Я встал, подошел к Татьяне, взял ее за плечи.
– Сядь, пожалуйста, подальше от окна. И не открывай дверь незнакомым людям… Кроме меня, сегодня вечером еще кто-нибудь заходил?
– Да, были Чемес, Сумин, Володька Берков… Это ребята с яхт-клуба и базы приходили.
– Скажи, пожалуйста, кто среди них узкоплечий, тщедушный, со светлым гладким лицом?
Кажется, Татьяна первый раз взглянула мне в глаза.
– Тщедушный? – удивилась она и покачала головой. – Тщедушными я бы их не назвала. Володька в спортзал ходит, его Неля жалуется, что все пиджаки малы стали… Чемес? Тот вообще под два метра ростом будет… Сумин хоть и невысокий, но у него плечи – будь здоров… А почему ты об этом спрашиваешь?
– Запомни, о чем я тебя спросил, – ответил я, опять кидая взгляд в окно. – Человек с такой внешностью может быть для тебя опасен.

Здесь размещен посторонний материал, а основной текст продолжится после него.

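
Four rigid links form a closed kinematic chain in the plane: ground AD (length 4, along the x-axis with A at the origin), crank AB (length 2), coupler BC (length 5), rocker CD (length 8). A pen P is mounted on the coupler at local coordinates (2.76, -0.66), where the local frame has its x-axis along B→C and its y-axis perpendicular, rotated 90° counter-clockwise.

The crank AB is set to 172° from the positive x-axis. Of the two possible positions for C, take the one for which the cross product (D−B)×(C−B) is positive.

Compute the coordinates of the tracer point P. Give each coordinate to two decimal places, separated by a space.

-1.34 3.04

A=(0,0), D=(4.00,0)
B = A + 2.00·(cos172°, sin172°) = (-1.9805, 0.2783)
|BD| = 5.9870
circle(B,5.00) ∩ circle(D,8.00): a=-0.2635, h=4.9930
  candidates: C₊=(-2.0117,5.2782) cross=29.893; C₋=(-2.4759,-4.6971) cross=-29.893
  mode + wants cross > 0 → take C=(-2.0117,5.2782) (cross=29.893)
ex = (C−B)/|BC| = (-0.0062,1.0000); ey = (-1.0000,-0.0062)
P = B + 2.76·ex + -0.66·ey = (-1.3377,3.0424)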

Услышав про опасность, Татьяна лишь вяло махнула рукой.
– Все самое плохое уже случилось.
– Звонков с угрозами не было?
– Я не замечала.
– Юра хорошо зарабатывал в последнюю неделю?
Татьяна кивнула:
– Это меня и насторожило.
– Может, он случайно обронил имя артиста, с которым работал? Или где-нибудь записаны телефоны, по которым он звонил?
Татьяна растерянно оглядела стол, словно телефонные номера могли быть записаны на столешнице, пробежала взглядом по кухонным полкам.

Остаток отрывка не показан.